One of the most obvious ways in which people differ is in terms of their interest in sex, usually called sex drive. However, there are several other characteristics that also vary among individuals, as evident from the following list.

  • Frequency of sexual activity. Some people hope for, keenly want, or desperately need sexual activity several times a week or perhaps even more than once a day, whereas others are entirely satisfied to have sex once a month or even less often. Although there is general acceptance that the need for sex varies, there is no agreement as to what, if anything, constitutes an abnormally low or abnormally high sex drive. It's easy to see, however, that there would be some tension in a relationship where one person wants sex several times a week and the other would like it less than once a month.

  • Robustness of desire.
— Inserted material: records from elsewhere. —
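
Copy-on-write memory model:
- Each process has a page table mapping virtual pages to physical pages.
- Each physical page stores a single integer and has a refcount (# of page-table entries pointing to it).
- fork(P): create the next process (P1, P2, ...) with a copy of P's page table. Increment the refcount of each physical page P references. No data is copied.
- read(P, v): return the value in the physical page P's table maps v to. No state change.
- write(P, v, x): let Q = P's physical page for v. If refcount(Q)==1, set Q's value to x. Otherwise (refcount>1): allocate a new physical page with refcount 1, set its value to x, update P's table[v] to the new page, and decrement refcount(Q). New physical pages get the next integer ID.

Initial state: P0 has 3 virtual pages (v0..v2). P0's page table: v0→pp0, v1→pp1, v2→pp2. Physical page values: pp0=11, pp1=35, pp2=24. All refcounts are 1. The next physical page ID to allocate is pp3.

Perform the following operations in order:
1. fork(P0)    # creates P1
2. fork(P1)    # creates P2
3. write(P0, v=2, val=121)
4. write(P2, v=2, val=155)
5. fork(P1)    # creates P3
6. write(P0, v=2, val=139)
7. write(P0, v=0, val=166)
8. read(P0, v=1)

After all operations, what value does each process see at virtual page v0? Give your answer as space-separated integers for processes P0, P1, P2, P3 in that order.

Answer: 166 11 11 11

Derivation:
Op 1: fork(P0) -> P1. 3 ppages; refcounts: pp0:2 pp1:2 pp2:2
Op 2: fork(P1) -> P2. 3 ppages; refcounts: pp0:3 pp1:3 pp2:3
Op 3: write(P0, v2, 121). refcount(pp2)=3>1 -> COPY to pp3. 4 ppages; refcounts: pp0:3 pp1:3 pp2:2 pp3:1
Op 4: write(P2, v2, 155). refcount(pp2)=2>1 -> COPY to pp4. 5 ppages; refcounts: pp0:3 pp1:3 pp2:1 pp3:1 pp4:1
Op 5: fork(P1) -> P3. 5 ppages; refcounts: pp0:4 pp1:4 pp2:2 pp3:1 pp4:1
Op 6: write(P0, v2, 139). refcount(pp3)=1 -> write in place. 5 ppages; refcounts: pp0:4 pp1:4 pp2:2 pp3:1 pp4:1
Op 7: write(P0, v0, 166). refcount(pp0)=4>1 -> COPY to pp5. 6 ppages; refcounts: pp0:3 pp1:4 pp2:2 pp3:1 pp4:1 pp5:1
Op 8: read(P0, v1) -> 35. No state change.
P0: v0 -> pp5 = 166
P1: v0 -> pp0 = 11
P2: v0 -> pp0 = 11
P3: v0 -> pp0 = 11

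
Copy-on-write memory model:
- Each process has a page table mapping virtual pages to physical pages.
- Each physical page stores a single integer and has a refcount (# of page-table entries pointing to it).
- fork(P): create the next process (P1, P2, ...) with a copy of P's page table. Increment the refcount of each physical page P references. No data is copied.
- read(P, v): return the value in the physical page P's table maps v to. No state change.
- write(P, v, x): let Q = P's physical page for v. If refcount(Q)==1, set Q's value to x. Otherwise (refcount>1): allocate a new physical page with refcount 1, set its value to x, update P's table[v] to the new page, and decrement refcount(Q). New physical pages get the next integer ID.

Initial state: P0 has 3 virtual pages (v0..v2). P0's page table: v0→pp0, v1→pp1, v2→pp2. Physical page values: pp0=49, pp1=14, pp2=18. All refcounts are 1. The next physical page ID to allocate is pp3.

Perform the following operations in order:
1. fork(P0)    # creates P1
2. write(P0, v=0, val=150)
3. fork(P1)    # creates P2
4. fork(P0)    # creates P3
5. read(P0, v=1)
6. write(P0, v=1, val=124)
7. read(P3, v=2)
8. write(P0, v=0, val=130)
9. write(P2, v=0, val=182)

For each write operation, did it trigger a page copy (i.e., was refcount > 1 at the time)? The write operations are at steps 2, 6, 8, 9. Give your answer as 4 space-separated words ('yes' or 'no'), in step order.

Op 1: fork(P0) -> P1. 3 ppages; refcounts: pp0:2 pp1:2 pp2:2
Op 2: write(P0, v0, 150). refcount(pp0)=2>1 -> COPY to pp3. 4 ppages; refcounts: pp0:1 pp1:2 pp2:2 pp3:1
Op 3: fork(P1) -> P2. 4 ppages; refcounts: pp0:2 pp1:3 pp2:3 pp3:1
Op 4: fork(P0) -> P3. 4 ppages; refcounts: pp0:2 pp1:4 pp2:4 pp3:2
Op 5: read(P0, v1) -> 14. No state change.
Op 6: write(P0, v1, 124). refcount(pp1)=4>1 -> COPY to pp4. 5 ppages; refcounts: pp0:2 pp1:3 pp2:4 pp3:2 pp4:1
Op 7: read(P3, v2) -> 18. No state change.
Op 8: write(P0, v0, 130). refcount(pp3)=2>1 -> COPY to pp5. 6 ppages; refcounts: pp0:2 pp1:3 pp2:4 pp3:1 pp4:1 pp5:1
Op 9: write(P2, v0, 182). refcount(pp0)=2>1 -> COPY to pp6. 7 ppages; refcounts: pp0:1 pp1:3 pp2:4 pp3:1 pp4:1 pp5:1 pp6:1

yes yes yes yes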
Fluctuation of interest is a specific aspect of sex drive that can be confusing. Some people's level of interest remains reasonably constant no matter what else is happening in their lives, whereas others may switch off if they feel overwhelmed by other issues. This can lead to misinterpretation of motives: A person whose interest stays steady regardless of life events may seem insensitive, while one whose desire fluctuates may sometimes seem emotionally less committed to the other partner.

  • Type of desire. Currently, the expectation in Western culture is that sex drive is about hot passion or physical lust, but for some people, desire is much more muted and may be softly emotional rather than intensely physical. How does one partner interpret the signals of the other?

  • Desire versus response. This difference has been recognized in sex research for many years, but it doesn't seem to be widely appreciated in the community. Some people want to engage in sexual activity quite frequently but may not necessarily become aroused and orgasmic. Conversely, there are many people who aren't aware of any regular interest in sex and feel they could live without it, but if the partner initiates sex under the right circumstances, they can respond with enthusiasm.

  • Initiation versus response. It makes sense that if someone rarely feels the desire for sex even though she may enjoy it when it occurs, she isn't likely to initiate it very often. It simply doesn't occur to her, and her partner may be devastated, seeing it as a rejection or an indication that he's not sexually attractive. An imbalance in frequency of initiation of sex can be a major hurdle for couples to overcome.